Kala Kondisi Sungai-sungai di Jambi Makin Memprihatinkan

 

Sungai-sungai di Jambi menghidupi jutaan orang dan tempat hidup beragam ikan air tawar. Sayangnya, kondisi kini makin menyedihkan tercemar beragam limbah.

 

William Marsden, menyebutkan, tak ada tempat lain di dunia dengan suplai air lebih baik dari pesisir barat Pulau Sumatera.  Mata air banyak di mana-mana. Sungai tak terhitung dengan dominasi kecil dan arus terlalu deras buat diarungi.

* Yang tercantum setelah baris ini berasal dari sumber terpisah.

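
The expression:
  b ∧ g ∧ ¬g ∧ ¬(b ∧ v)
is never true.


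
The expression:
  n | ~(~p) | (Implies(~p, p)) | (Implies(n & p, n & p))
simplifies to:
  True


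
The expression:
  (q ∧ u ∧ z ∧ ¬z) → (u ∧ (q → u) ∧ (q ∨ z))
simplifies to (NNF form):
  True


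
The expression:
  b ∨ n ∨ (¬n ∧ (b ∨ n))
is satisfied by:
  {n: True, b: True}
  {n: True, b: False}
  {b: True, n: False}


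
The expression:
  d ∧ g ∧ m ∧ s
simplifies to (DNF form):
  d ∧ g ∧ m ∧ s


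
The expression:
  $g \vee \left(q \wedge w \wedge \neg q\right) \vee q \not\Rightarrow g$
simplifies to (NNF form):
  $g \vee q$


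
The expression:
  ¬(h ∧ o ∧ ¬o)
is always true.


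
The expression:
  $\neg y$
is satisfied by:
  {y: False}


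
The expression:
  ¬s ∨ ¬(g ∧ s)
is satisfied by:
  {s: False, g: False}
  {g: True, s: False}
  {s: True, g: False}


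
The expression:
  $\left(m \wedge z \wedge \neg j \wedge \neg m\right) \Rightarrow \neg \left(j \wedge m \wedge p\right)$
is always true.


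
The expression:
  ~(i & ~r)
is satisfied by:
  {r: True, i: False}
  {i: False, r: False}
  {i: True, r: True}


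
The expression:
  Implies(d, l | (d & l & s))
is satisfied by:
  {l: True, d: False}
  {d: False, l: False}
  {d: True, l: True}


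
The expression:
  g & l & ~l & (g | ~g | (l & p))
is never true.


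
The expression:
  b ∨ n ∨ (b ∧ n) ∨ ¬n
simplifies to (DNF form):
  True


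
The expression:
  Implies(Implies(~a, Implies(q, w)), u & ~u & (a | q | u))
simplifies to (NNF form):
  q & ~a & ~w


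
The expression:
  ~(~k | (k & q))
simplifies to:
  k & ~q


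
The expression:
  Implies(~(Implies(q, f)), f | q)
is always true.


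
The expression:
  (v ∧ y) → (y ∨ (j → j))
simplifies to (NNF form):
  True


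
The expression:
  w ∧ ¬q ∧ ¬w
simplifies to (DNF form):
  False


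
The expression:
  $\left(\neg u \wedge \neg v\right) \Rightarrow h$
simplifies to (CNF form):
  $h \vee u \vee v$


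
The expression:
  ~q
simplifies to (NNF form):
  ~q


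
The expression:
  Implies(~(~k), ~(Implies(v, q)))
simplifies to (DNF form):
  ~k | (v & ~q)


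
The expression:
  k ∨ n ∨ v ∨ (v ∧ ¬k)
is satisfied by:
  {n: True, k: True, v: True}
  {n: True, k: True, v: False}
  {n: True, v: True, k: False}
  {n: True, v: False, k: False}
  {k: True, v: True, n: False}
  {k: True, v: False, n: False}
  {v: True, k: False, n: False}


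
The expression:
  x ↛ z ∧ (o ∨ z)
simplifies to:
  o ∧ x ∧ ¬z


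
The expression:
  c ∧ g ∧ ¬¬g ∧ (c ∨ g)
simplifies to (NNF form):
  c ∧ g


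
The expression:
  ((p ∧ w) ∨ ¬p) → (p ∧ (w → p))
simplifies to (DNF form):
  p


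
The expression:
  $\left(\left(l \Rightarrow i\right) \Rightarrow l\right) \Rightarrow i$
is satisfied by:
  {i: True, l: False}
  {l: False, i: False}
  {l: True, i: True}


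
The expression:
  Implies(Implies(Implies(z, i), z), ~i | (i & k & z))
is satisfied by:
  {k: True, z: False, i: False}
  {z: False, i: False, k: False}
  {i: True, k: True, z: False}
  {i: True, z: False, k: False}
  {k: True, z: True, i: False}
  {z: True, k: False, i: False}
  {i: True, z: True, k: True}


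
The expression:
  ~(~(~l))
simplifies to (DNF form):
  ~l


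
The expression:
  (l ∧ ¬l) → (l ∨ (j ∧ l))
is always true.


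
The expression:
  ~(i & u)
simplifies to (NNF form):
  ~i | ~u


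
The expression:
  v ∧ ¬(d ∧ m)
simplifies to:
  v ∧ (¬d ∨ ¬m)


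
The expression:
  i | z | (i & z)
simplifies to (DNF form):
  i | z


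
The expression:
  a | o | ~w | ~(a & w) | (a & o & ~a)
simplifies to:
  True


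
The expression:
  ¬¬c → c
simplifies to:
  True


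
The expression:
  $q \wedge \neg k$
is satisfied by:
  {q: True, k: False}


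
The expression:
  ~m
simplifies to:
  ~m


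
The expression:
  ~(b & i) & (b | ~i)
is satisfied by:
  {i: False}


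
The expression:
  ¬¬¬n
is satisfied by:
  {n: False}


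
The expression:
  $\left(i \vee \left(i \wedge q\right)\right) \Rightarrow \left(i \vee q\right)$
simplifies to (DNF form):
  $\text{True}$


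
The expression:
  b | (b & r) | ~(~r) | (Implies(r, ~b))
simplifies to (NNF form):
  True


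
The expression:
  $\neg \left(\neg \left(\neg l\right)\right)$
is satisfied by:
  {l: False}


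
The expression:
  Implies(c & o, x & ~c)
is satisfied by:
  {c: False, o: False}
  {o: True, c: False}
  {c: True, o: False}


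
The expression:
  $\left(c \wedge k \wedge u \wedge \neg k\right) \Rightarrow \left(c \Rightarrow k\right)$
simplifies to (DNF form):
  $\text{True}$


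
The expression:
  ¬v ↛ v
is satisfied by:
  {v: False}


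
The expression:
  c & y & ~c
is never true.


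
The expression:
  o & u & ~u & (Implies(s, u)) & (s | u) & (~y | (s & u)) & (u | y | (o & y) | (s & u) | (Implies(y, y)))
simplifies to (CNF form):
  False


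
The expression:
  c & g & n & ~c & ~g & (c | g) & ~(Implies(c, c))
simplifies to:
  False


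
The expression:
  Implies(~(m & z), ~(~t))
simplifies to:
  t | (m & z)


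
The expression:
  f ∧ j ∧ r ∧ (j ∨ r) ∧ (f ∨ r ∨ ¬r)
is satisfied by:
  {r: True, j: True, f: True}


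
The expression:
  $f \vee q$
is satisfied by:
  {q: True, f: True}
  {q: True, f: False}
  {f: True, q: False}


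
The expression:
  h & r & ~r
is never true.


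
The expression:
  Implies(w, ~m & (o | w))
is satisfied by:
  {w: False, m: False}
  {m: True, w: False}
  {w: True, m: False}


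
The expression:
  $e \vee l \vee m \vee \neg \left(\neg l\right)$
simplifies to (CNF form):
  $e \vee l \vee m$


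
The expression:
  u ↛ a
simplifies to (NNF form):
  u ∧ ¬a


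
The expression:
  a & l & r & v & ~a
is never true.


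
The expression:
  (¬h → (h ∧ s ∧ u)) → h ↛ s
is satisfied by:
  {s: False, h: False}
  {h: True, s: False}
  {s: True, h: False}


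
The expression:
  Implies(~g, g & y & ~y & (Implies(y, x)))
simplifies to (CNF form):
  g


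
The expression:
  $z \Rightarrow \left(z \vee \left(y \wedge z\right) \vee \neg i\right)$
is always true.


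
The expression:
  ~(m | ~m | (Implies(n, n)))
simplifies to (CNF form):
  False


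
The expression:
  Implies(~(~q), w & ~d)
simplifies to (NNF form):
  ~q | (w & ~d)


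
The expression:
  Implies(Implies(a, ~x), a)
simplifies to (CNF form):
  a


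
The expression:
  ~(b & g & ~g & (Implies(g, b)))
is always true.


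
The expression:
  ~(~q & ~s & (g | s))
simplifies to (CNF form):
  q | s | ~g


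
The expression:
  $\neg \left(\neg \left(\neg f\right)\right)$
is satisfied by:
  {f: False}


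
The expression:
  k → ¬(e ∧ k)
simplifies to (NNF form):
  ¬e ∨ ¬k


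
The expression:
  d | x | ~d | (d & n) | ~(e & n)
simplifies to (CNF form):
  True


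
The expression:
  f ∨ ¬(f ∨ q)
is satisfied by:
  {f: True, q: False}
  {q: False, f: False}
  {q: True, f: True}


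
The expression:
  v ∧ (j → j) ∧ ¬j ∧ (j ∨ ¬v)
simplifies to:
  False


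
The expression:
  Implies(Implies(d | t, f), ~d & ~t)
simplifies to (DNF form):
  ~f | (~d & ~t)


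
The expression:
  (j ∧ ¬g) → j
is always true.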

Dalam buku The History of Sumatra itu, Marsden, menyatakan, gunung-gunung tersebar sampai ke tepi Pulau Sumatera, bikin banyak aliran sungai dan alam membatasi ukuran hingga sungai rata-rata kecil dan berarus deras.

Kondisi berbeda di pesisir timur, jarak perbukitan lebih jauh membuat sungai bergerak bebas dengan aliran lebih besar. Sungai-sungai ini mampu menampung banyak air hujan dan menjadi muara berbagai aliran anak sungai.

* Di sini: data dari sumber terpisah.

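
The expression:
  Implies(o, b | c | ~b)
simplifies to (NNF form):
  True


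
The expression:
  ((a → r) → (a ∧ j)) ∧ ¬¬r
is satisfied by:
  {r: True, j: True, a: True}


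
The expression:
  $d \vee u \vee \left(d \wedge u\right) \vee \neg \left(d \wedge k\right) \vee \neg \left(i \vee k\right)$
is always true.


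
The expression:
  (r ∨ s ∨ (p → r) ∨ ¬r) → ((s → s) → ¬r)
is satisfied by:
  {r: False}


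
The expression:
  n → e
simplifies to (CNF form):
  e ∨ ¬n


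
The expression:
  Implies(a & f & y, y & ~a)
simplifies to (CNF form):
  ~a | ~f | ~y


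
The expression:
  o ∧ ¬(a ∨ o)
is never true.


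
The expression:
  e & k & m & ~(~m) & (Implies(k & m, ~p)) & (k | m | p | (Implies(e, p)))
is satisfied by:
  {m: True, e: True, k: True, p: False}


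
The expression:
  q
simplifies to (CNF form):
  q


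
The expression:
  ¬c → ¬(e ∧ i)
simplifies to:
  c ∨ ¬e ∨ ¬i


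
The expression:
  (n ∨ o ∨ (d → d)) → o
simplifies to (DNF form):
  o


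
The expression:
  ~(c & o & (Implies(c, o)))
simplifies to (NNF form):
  ~c | ~o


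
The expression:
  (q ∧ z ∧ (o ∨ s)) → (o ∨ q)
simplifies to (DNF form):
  True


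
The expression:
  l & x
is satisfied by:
  {x: True, l: True}


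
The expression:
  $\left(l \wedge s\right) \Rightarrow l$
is always true.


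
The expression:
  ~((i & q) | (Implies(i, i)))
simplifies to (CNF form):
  False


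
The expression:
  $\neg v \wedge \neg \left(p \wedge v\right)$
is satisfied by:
  {v: False}


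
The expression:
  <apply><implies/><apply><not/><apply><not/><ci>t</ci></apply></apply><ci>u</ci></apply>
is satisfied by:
  {u: True, t: False}
  {t: False, u: False}
  {t: True, u: True}


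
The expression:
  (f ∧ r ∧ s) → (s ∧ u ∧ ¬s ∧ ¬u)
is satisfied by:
  {s: False, r: False, f: False}
  {f: True, s: False, r: False}
  {r: True, s: False, f: False}
  {f: True, r: True, s: False}
  {s: True, f: False, r: False}
  {f: True, s: True, r: False}
  {r: True, s: True, f: False}


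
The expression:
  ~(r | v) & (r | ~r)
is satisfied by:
  {v: False, r: False}


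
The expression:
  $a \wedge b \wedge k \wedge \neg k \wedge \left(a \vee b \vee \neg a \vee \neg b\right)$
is never true.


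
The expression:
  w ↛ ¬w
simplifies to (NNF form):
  w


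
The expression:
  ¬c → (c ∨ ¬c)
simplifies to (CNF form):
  True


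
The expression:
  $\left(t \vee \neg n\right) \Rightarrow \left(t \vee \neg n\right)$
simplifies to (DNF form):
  $\text{True}$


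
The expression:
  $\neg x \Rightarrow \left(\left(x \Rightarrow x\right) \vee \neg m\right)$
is always true.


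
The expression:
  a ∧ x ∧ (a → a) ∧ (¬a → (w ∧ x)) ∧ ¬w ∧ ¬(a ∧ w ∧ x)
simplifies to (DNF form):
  a ∧ x ∧ ¬w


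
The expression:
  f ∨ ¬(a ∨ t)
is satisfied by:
  {f: True, a: False, t: False}
  {t: True, f: True, a: False}
  {f: True, a: True, t: False}
  {t: True, f: True, a: True}
  {t: False, a: False, f: False}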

Kekaguman Marsden akan Sumatera mulai saat dia datang pada 1771. Hidup di Belanda dengan daratan di bawah air laut, merupakan hal mengesankan bagi Marsden menjelajahi alam Sumatera.

Berpangkal dari hulu Gunung Rasan, Sumatera Barat, Sungai Batanghari, terus mengalir ke selatan sampai ke Sungai Pagu, sebelum berbelok ke timur sepanjang 800 kilometer.

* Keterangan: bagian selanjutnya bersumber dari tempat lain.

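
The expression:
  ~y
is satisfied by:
  {y: False}


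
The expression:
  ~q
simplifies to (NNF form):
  ~q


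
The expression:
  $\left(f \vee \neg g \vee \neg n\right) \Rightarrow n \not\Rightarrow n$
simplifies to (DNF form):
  $g \wedge n \wedge \neg f$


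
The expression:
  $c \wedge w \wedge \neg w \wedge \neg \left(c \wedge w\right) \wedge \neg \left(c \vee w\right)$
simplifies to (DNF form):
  $\text{False}$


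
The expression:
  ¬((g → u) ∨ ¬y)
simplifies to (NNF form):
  g ∧ y ∧ ¬u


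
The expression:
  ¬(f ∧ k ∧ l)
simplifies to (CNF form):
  ¬f ∨ ¬k ∨ ¬l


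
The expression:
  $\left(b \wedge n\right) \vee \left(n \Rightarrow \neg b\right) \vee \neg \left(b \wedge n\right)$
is always true.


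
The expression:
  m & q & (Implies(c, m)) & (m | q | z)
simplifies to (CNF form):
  m & q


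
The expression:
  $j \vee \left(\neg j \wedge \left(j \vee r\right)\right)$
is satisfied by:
  {r: True, j: True}
  {r: True, j: False}
  {j: True, r: False}


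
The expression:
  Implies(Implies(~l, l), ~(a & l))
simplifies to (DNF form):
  ~a | ~l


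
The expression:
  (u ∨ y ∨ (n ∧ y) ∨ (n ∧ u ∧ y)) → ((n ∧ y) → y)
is always true.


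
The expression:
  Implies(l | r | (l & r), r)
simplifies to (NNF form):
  r | ~l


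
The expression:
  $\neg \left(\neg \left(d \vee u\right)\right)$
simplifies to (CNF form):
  $d \vee u$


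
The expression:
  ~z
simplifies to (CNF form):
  ~z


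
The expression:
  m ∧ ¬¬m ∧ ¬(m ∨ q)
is never true.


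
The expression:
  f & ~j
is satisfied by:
  {f: True, j: False}


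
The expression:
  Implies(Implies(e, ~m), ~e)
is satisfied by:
  {m: True, e: False}
  {e: False, m: False}
  {e: True, m: True}


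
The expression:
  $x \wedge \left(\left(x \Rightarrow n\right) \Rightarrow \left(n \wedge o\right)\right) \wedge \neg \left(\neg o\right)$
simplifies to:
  $o \wedge x$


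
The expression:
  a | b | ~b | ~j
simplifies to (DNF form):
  True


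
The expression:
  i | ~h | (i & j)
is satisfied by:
  {i: True, h: False}
  {h: False, i: False}
  {h: True, i: True}


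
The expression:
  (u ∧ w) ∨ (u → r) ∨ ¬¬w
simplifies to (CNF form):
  r ∨ w ∨ ¬u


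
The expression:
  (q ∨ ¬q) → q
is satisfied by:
  {q: True}


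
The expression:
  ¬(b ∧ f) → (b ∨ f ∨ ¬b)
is always true.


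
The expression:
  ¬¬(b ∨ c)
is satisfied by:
  {b: True, c: True}
  {b: True, c: False}
  {c: True, b: False}


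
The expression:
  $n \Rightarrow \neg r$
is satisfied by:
  {n: False, r: False}
  {r: True, n: False}
  {n: True, r: False}


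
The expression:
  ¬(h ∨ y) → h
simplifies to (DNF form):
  h ∨ y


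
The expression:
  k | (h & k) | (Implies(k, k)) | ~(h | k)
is always true.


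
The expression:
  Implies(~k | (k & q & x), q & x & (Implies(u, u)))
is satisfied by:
  {q: True, k: True, x: True}
  {q: True, k: True, x: False}
  {k: True, x: True, q: False}
  {k: True, x: False, q: False}
  {q: True, x: True, k: False}


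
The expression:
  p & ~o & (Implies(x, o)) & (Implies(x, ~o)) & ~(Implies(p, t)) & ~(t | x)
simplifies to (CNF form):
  p & ~o & ~t & ~x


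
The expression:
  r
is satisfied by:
  {r: True}


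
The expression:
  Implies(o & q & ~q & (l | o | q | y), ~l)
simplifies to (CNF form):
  True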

Aliran sungai ini melalui hutan hujan nan lebat di Taman Nasional Kerinci Seblat, di barat Sumatera dan peradaban Melayu di Jambi. Berkelok ratusan kilometer sungai ini membentuk perbatasan antara Sumatera Barat dan Jambi.

Di Batanghari, sungai ini menyatukan beberapa anak sungai yang jadi simbol sejarah peradaban Suku Anak Dalam, sebelum akhirnya lepas ke perairan timur Sumatera.

Sungai Batanghari menyimpan ragam hayati terbesar di Jambi. Aliran sangat penting, sebagai kolam dalam peyangga kehidupan jutaan ikan dari 300 spesies yang hidup disana, antara lain juaro, baung, toman, gabus, bujuk, tapah dan patin. Aligator fish juga hidup disini.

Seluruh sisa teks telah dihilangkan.